Andrey Yumashev
Andrey Yumashev

Reputation: 59

Replace default perl on Ubuntu 16.04

I got a huge project written on Perl, which contains many of scripts which starts with typical #!/usr/bin/perl

For this project I need a custom-built Perl to be compiled from source.

I tried just to replace /usr/bin/perl with my compiled one but OS becomes broken (for ex. module version mismatch etc).

So is there any correct way to replace system perl with my own-built one or the easiest way would be to edit all tons of scripts and replace /usr/bin/perl with /usr/local/bin/perl or something like this?

Upvotes: 2

Views: 1489

Answers (2)

Andrey Yumashev
Andrey Yumashev

Reputation: 59

According to comments, there is no solution to replace system Perl without of destroying something but the're 3 solutions to solve the descibed problem. For all of them i need to modify all the scripts.

  1. Using #!/usr/bin/env perl (need to be very careful and place custom perl bin path before all at $PATH of user which runs the script. The nice solution would be to set PATH exactly at crontab.
  2. Using straight new perl path at shebang like as #!/usr/local/bin/perl5.26.1
  3. Totally remove shebang from scripts and use plain calls at cron and manual runs - like as /usr/bin/perl script.pl. Or just use plain calls - shebang would be ignored.

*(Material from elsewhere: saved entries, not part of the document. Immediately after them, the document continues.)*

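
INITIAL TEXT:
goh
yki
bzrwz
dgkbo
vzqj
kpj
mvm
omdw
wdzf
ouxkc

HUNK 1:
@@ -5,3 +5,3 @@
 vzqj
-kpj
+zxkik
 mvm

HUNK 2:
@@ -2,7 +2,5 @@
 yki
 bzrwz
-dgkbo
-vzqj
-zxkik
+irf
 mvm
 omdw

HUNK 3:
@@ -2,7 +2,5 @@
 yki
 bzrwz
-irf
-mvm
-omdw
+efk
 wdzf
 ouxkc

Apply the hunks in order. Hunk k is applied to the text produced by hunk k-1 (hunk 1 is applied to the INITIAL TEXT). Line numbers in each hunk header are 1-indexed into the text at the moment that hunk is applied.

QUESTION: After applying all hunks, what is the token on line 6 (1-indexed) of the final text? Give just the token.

Answer: ouxkc

Derivation:
Hunk 1: at line 5 remove [kpj] add [zxkik] -> 10 lines: goh yki bzrwz dgkbo vzqj zxkik mvm omdw wdzf ouxkc
Hunk 2: at line 2 remove [dgkbo,vzqj,zxkik] add [irf] -> 8 lines: goh yki bzrwz irf mvm omdw wdzf ouxkc
Hunk 3: at line 2 remove [irf,mvm,omdw] add [efk] -> 6 lines: goh yki bzrwz efk wdzf ouxkc
Final line 6: ouxkc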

Special thanks to @Joshua and @ikegami

Upvotes: 2

elcaro
elcaro

Reputation: 2317

Do not replace system perl (or system binaries in general). You can build it to another location (as you suggested, /usr/local for example) and call it manually.

My personal preference is to use plenv. There's a nice guide here to get you started.

If you admin the server and other users are logging in an using your scripts, you'll want to build plenv somewhere outside your home directory (eg. /opt/plenv) and ensure that all users $PATH is prepended with the bin path of your new perl. Without digressing too much, this can be done in /etc/profile or even better to declare you custom profile mods in a custom profile script (eg. /etc/profile.d/custom.sh).

I would also suggest using a more portable shebang such as #!/usr/bin/env perl which will use whichever perl is in a users $PATH first. The only exception to this is cron jobs, which I typically always hardcode full paths. (This is a personal preference based entirely how I admin my boxes and probably not a good idea to recommend unless you know the full repercussions. Administering a server is entirely subjective based on it's use-case, your use-case likely differs vastly from mine).